The National Rifle Association also picked up the Register’s story, proclaiming “More guns, less crime — Panama follows US lead.” But the NRA, which is a US organization, ought to have known better. They run or provide assistance to programs throughout Latin America and the Caribbean to promote US gun manufacturers’ exports. The international operations are not some anomaly but an important part of their business.

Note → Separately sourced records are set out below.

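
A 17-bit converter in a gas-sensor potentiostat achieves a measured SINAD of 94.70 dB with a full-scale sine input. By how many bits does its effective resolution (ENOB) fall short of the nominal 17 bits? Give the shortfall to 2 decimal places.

Effective bits = (94.70 − 1.76)/6.02 = 15.4385.
Lost resolution: 17 − 15.4385 = 1.5615 bits.

1.56 bits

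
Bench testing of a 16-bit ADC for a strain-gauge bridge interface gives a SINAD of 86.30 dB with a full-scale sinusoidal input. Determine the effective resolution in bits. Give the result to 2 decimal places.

14.04 bits

ENOB = (SINAD − 1.76) / 6.02 = (86.30 − 1.76) / 6.02 = 84.54 / 6.02 = 14.0432.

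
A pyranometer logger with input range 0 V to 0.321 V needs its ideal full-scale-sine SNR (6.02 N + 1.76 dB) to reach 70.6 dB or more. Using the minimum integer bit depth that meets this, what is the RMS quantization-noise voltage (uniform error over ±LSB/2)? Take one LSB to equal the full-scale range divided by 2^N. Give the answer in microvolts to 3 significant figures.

Range is 0.321 V.
6.02 N + 1.76 ≥ 70.6 gives N ≥ 11.435, so the minimum integer is 12.
LSB = 0.321 V / 2^12 = 78.369 µV.
V_rms = LSB/√12 = 22.6 µV.

22.6 µV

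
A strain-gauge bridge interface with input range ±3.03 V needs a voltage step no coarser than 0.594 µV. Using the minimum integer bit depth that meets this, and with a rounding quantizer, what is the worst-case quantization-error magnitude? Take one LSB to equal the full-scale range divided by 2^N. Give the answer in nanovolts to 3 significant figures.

Range = 3.03 − (-3.03) = 6.06 V.
6.06 V / 0.594 µV = 1.020e7. Since 2^23 = 8388608 and 2^24 = 16777216, N = 24.
LSB = 6.06 V / 2^24 = 361.20 nV.
Half an LSB is 181 nV.

181 nV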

The NRA is largely financed by gun sellers and it defends their corporate interests. Most notably, it runs a highly successful and demonstrably false advertising campaign that promotes the idea that possession of firearms makes a person or a household safe. But in a typical year in the USA, there are some 200 firearms homicides by those who are not law enforcement officers that are ruled to be justifiable. Against that there are some 10,000 criminal homicides with firearms, 20,000 firearms suicides and several times as many accidental firearms deaths as justifiable firearms homicides. Those numbers do not reflect the much greater numbers of assaults and other acts of gun violence that do not result in deaths. A gun in the house makes it more dangerous, not safer, for the people who live there.

And what else happened in the USA on the day that the NRA misrepresented Panamanian public policy? In Charleston, South Carolina, lawyers for white racist gunman Dylan Roof, who killed a state senator and eight other African-Americans in a church there, offered to enter a guilty plea if prosecutors would refrain from asking for the death penalty. In Boston, a man was gunned down in a busy Stop & Shop parking lot in the middle of the day. In Cleveland, people left balloons, toys and a teddy bear at a makeshift shrine on the spot where three-year-old Major Jamari Howard was shot in a drive-shooting the previous evening, later to die in a local hospital.